Syariah

Mengenal Hadits Qudsi, Dimensi Unik Pewahyuan dalam Islam

Rab, 28 Februari 2024 | 17:00 WIB

Mengenal Hadits Qudsi, Dimensi Unik Pewahyuan dalam Islam

Ilustrasi membaca Al-Quran. (Foto: NU Online/Suwitno)

Hadits adakalanya dapat diterima dan diamalkan seperti hadits shahih dan hasan, adakalanya hadits dinilai dha’if sehingga pengamalannya perlu kehati-hatian atau bahkan jika parah maka tidak dapat diamalkan. Akan tetapi, ada hadits yang memiliki predikat antara dapat dierima atau ditolak, misalnya hadits Qudsi.

 

Hadits Qudsi sendiri merupakan satu istilah dalam ilmu hadits yang ditujukan pada suatu hadits yang diriwayatkan oleh Nabi Muhammad saw dari Allah (Mahmud Thahhan, Taysir Mushtahalah al-Hadits, [Beirut: Maktabah al-Ma’arif, 2004], hal. 158).

 

Meriwayatkan dari Allah dalam pengertian di atas maksudnya adalah mendapatkan makna dari substansi hadits tanpa melalui perantara malaikat Jibril, atau sederhananya tanpa melalui perantara wahyu sebagaimana Al-Quran.

 

Hadits Qudsi juga memiliki beberapa sebutan, di antaranya adalah al-hadits al-ilahi dan juga al-hadits ar-rabbani.
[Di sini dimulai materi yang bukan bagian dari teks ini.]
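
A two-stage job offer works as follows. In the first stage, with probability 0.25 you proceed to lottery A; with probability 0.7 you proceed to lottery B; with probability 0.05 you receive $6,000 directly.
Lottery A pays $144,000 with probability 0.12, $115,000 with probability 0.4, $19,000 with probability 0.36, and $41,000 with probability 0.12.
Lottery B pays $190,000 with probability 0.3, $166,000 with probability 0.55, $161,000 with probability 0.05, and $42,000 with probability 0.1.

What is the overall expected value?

EV(A) = 0.12 × 144000 + 0.4 × 115000 + 0.36 × 19000 + 0.12 × 41000 = 17280 + 46000 + 6840 + 4920 = 75040
EV(B) = 0.3 × 190000 + 0.55 × 166000 + 0.05 × 161000 + 0.1 × 42000 = 57000 + 91300 + 8050 + 4200 = 160550
Branch C: 6000 (certain)
Overall = 0.25 × 75040 + 0.7 × 160550 + 0.05 × 6000 = 18760 + 112385 + 300 = 131445

$131,445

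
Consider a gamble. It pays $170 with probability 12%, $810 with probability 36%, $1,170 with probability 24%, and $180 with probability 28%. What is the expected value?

EV = 0.12 × 170 + 0.36 × 810 + 0.24 × 1170 + 0.28 × 180 = 20.4 + 291.6 + 280.8 + 50.4 = 643.2

$643.20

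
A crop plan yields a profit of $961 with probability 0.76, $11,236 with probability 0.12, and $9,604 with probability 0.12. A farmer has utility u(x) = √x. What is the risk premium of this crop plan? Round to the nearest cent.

$923.32

E[u] = 0.76·√961 + 0.12·√11236 + 0.12·√9604 = 0.76·31 + 0.12·106 + 0.12·98 = 48.04
CE = (48.04)² = 2307.8416
Risk premium = EV − CE = 3231.16 − 2307.8416 = 923.3184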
Selain itu, menurut Mahmud Thahhan, hadits Qudsi jumlahnya tidak banyak jika dibandingkan dengan hadits Nabi pada umumnya (Mahmud Thahhan, Taysir Mushtahalah al-Hadits, hal. 158).

 

Salah satu contoh hadits Qudsi adalah riwayat Imam Muslim dalam Shahih-nya:

 

عَنْ أَبِي هُرَيْرَةَ يَبْلُغُ بِهِ النَّبِيَّ صَلَّى اللَّهُ عَلَيْهِ وَسَلَّمَ قَالَ قَالَ اللَّهُ تَبَارَكَ وَتَعَالَى يَا ابْنَ آدَمَ أَنْفِقْ أُنْفِقْ عَلَيْكَ 

 

Artinya, “Dari Abu Hurairah hingga sampai kepada Nabi saw, beliau bersabda: ‘Allah Ta'ala berfirman: ‘Wahai anak Adam, berinfaklah kamu niscaya Aku akan memberikan ganti kepadamu.’” (HR Muslim).

 

Beberapa karya dalam hadits Qudsi misalnya adalah “Misykatul Anwar fima Rawa ‘anillahi ta’ala minal Akhbar” karya al-Hatimi, “Al-Ittihafat as-Saniyyah bil Ahadits al-Qudsiyyah karya ‘Abdurrauf al-Munawi, dan lain-lain.

 

‘Ajjaj al-Khathib dalam Assunnah Qablat Tadwin memaparkan perbedaan hadits Qudsi dengan hadits-hadits Nabi pada umumnya, yaitu pada penisbatannya. Jika hadits pada umumnya dinisbatkan kepada diri Nabi, hadits Qudsi dinisbatkan maknanya kepada Allah ta’ala (‘Ajjaj al-Khathib, Assunnah Qablat Tadwin, [Beirut: Darul Fikr, 1980], hal. 23).

 

Lebih lanjut, ia menjelaskan hadits Qudsi memiliki perbedaan spesifik dengan Al-Quran, yaitu lafaznya dari Nabi saw sedangkan maknanya bersumber dari Allah, sedangkan Al-Quran makna sekaligus lafaznya berasal dari Allah.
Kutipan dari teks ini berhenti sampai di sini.